Я кивнула. Звякнул, чуть дернувшись на столе, мобильный. Славик написал утреннее признание – заглядывать на экран смысла не имело. И я плавно встала, сполоснула наши чашки, поставила в сушилку. Успел ли Двинский что-то прочитать? Или интеллигентность не позволила? Впрочем, глупости – любопытство в нем всегда превалировало над деликатностью. Почудилось ли мне, или правда в глазах его дрожал лукавый блеск, когда я забрала телефон со стола.
– Спасибо за кофе.
– Идем работать? Только вынесу мусор…
Я кивнула. Вынос мусора утром в понедельник был традицией. Следовало пересечь улицу и пройти метров сто пятьдесят до помойки. Я, не торопясь, положила в холодильник масло и сыр, считая про себя: один, два, три… Двинский вынул мешок из ведра, четыре, пять, и уже почти спустился с крыльца – шесть, семь – когда его содержимое высыпалось на ступени.

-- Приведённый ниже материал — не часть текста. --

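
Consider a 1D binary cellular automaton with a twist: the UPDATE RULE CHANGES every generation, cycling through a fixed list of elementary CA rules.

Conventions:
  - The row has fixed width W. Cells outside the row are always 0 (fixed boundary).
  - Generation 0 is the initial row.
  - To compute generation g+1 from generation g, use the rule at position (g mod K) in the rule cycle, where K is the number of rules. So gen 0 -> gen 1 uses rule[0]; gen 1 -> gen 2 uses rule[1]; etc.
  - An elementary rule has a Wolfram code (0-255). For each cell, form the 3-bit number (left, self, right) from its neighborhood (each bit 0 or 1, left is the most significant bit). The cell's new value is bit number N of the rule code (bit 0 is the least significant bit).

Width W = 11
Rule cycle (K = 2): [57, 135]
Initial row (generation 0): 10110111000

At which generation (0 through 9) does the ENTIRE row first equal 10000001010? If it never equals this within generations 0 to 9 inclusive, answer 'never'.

Answer: 2

Derivation:
Gen 0: 10110111000
Gen 1 (rule 57): 01101100111
Gen 2 (rule 135): 10000001010
Gen 3 (rule 57): 01111100101
Gen 4 (rule 135): 10111001101
Gen 5 (rule 57): 01100101010
Gen 6 (rule 135): 10001101010
Gen 7 (rule 57): 01101010101
Gen 8 (rule 135): 10001010101
Gen 9 (rule 57): 01100101010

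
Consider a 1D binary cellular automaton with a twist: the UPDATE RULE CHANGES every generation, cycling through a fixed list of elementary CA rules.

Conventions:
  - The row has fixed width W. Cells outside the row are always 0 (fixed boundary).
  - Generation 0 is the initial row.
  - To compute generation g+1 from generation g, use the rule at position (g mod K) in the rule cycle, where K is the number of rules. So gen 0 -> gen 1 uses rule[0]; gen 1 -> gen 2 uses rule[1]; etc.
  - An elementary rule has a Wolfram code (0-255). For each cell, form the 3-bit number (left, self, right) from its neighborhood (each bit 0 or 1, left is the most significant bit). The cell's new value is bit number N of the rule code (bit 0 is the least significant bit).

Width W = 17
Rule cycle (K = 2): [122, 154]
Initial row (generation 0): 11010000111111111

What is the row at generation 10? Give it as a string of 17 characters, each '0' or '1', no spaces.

Gen 0: 11010000111111111
Gen 1 (rule 122): 11101001100000001
Gen 2 (rule 154): 11000111010000010
Gen 3 (rule 122): 11101101101000101
Gen 4 (rule 154): 11001001000101000
Gen 5 (rule 122): 11110110101010100
Gen 6 (rule 154): 11100100000000010
Gen 7 (rule 122): 10111010000000101
Gen 8 (rule 154): 00110001000001000
Gen 9 (rule 122): 01111010100010100
Gen 10 (rule 154): 11110000010100010

Answer: 11110000010100010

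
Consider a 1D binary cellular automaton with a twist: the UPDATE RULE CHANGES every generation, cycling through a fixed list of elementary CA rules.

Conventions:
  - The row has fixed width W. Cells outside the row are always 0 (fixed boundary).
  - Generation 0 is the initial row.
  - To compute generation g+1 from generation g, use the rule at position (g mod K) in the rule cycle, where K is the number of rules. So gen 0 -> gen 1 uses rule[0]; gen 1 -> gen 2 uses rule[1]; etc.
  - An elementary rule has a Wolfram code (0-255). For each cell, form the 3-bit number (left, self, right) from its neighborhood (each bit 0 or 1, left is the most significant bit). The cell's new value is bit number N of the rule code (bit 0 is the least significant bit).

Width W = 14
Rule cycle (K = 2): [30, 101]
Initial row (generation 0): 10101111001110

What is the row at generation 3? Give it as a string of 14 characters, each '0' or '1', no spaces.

Gen 0: 10101111001110
Gen 1 (rule 30): 10101000111001
Gen 2 (rule 101): 11111010001001
Gen 3 (rule 30): 10000011011111

Answer: 10000011011111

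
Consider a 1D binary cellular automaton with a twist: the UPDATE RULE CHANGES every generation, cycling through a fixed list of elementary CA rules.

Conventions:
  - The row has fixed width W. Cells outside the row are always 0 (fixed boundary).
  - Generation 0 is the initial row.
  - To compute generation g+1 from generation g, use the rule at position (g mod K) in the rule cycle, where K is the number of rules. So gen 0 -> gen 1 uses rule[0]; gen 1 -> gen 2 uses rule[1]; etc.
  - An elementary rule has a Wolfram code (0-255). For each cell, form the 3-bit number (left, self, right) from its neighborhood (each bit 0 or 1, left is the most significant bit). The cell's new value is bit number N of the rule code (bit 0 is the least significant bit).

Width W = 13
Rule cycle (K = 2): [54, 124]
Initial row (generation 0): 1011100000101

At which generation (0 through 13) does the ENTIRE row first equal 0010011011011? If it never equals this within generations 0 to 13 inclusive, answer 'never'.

Answer: 12

Derivation:
Gen 0: 1011100000101
Gen 1 (rule 54): 1100010001111
Gen 2 (rule 124): 1110011001001
Gen 3 (rule 54): 0001100111111
Gen 4 (rule 124): 0001110100001
Gen 5 (rule 54): 0010001110011
Gen 6 (rule 124): 0011001011011
Gen 7 (rule 54): 0100111100100
Gen 8 (rule 124): 0110100110110
Gen 9 (rule 54): 1001111001001
Gen 10 (rule 124): 1101001101101
Gen 11 (rule 54): 0011110010011
Gen 12 (rule 124): 0010011011011
Gen 13 (rule 54): 0111100100100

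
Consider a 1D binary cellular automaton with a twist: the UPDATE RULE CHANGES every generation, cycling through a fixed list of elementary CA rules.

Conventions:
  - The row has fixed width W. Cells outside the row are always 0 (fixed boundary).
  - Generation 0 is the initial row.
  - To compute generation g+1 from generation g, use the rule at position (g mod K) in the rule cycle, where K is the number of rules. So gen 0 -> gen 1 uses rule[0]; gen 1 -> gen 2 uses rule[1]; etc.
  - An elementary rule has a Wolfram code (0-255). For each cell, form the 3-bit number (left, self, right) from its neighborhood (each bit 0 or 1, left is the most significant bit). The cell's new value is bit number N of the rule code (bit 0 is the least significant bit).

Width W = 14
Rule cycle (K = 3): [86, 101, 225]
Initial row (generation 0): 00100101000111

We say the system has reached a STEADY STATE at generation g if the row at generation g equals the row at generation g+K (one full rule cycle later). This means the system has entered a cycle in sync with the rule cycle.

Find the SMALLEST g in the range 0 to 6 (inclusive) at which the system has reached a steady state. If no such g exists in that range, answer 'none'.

Gen 0: 00100101000111
Gen 1 (rule 86): 01111101101001
Gen 2 (rule 101): 00000110111001
Gen 3 (rule 225): 11110011011000
Gen 4 (rule 86): 00011101001100
Gen 5 (rule 101): 11000111000101
Gen 6 (rule 225): 01010011010010
Gen 7 (rule 86): 11011101011111
Gen 8 (rule 101): 01100111100001
Gen 9 (rule 225): 00100011101100

Answer: none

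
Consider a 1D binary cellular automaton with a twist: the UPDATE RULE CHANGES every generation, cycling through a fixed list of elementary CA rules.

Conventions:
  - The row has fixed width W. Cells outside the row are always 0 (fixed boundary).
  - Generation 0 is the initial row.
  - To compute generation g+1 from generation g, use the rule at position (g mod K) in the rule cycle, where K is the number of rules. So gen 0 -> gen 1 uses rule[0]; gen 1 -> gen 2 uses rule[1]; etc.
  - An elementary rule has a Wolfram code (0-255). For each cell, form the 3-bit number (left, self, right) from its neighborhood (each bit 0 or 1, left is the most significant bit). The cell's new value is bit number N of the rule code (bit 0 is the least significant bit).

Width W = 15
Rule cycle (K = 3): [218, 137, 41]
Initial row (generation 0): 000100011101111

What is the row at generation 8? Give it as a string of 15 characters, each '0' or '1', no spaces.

Gen 0: 000100011101111
Gen 1 (rule 218): 001010111101111
Gen 2 (rule 137): 100000111001110
Gen 3 (rule 41): 001110100001000
Gen 4 (rule 218): 011110010010100
Gen 5 (rule 137): 011100000000001
Gen 6 (rule 41): 010001111111100
Gen 7 (rule 218): 101011111111110
Gen 8 (rule 137): 000011111111100

Answer: 000011111111100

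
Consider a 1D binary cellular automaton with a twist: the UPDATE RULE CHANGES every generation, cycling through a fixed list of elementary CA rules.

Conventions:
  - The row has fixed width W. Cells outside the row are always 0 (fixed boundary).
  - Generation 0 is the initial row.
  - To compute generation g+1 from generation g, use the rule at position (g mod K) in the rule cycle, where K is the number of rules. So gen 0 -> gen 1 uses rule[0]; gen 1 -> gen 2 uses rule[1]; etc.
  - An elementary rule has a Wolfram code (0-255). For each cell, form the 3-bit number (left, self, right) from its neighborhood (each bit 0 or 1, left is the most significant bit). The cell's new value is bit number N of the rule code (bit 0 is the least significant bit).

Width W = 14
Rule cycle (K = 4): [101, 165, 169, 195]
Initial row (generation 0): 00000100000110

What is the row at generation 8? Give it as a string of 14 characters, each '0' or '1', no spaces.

Gen 0: 00000100000110
Gen 1 (rule 101): 11110101110010
Gen 2 (rule 165): 01101110100010
Gen 3 (rule 169): 01011101001000
Gen 4 (rule 195): 10001100010011
Gen 5 (rule 101): 10100101010001
Gen 6 (rule 165): 11100111110101
Gen 7 (rule 169): 11000111101010
Gen 8 (rule 195): 01011011100000

Answer: 01011011100000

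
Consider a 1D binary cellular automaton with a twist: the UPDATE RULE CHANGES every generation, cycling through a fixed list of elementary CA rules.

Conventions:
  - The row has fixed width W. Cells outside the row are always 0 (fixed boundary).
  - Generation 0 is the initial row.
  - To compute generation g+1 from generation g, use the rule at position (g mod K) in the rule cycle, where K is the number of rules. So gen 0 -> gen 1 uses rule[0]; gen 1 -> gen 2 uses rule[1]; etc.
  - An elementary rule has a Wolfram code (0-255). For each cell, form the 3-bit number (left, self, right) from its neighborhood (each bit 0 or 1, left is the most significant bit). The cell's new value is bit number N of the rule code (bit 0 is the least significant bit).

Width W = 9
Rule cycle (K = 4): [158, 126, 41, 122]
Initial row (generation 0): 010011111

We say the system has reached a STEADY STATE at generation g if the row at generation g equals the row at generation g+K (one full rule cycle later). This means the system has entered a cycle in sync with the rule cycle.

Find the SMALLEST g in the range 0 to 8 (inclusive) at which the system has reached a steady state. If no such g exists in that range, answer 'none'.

Answer: 6

Derivation:
Gen 0: 010011111
Gen 1 (rule 158): 111111110
Gen 2 (rule 126): 100000011
Gen 3 (rule 41): 001111010
Gen 4 (rule 122): 011001101
Gen 5 (rule 158): 110111001
Gen 6 (rule 126): 111101111
Gen 7 (rule 41): 100011000
Gen 8 (rule 122): 010111100
Gen 9 (rule 158): 110111010
Gen 10 (rule 126): 111101111
Gen 11 (rule 41): 100011000
Gen 12 (rule 122): 010111100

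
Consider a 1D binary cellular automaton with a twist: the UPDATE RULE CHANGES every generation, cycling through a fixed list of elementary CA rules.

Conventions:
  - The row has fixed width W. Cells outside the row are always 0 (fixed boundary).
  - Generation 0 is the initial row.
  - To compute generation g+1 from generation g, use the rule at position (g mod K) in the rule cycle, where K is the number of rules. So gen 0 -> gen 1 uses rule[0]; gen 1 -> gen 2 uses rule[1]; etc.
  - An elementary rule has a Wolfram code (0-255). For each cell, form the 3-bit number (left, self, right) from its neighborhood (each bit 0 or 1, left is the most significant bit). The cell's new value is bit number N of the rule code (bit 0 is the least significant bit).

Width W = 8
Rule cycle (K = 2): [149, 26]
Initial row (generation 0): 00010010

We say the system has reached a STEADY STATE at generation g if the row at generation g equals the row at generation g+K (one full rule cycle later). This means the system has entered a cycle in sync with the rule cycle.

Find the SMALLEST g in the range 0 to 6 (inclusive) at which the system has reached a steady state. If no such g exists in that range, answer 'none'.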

Бинго! Не зря я заранее продырявила пакет.
– Ника! Черт! На помощь!
Разве бывало, чтобы Ника отказывала в помощи? Взмахнув руками в нефритовых кольцах, верная литсекретарша выбежала на крыльцо.
– Ничего страшного, сейчас я принесу целый пакет.
Действительно ничего страшного. Семья отсутствовала в выходные, и из рваного пакета вывалилось всего-то пара упаковок от полуфабрикатов, пробка от бутылки, очистки и – гляньте-ка! – пара ампул.
– Что это? – Двинский крутил в руках хрупкое стекло. – Ника, у вас глаза помоложе – что тут написано?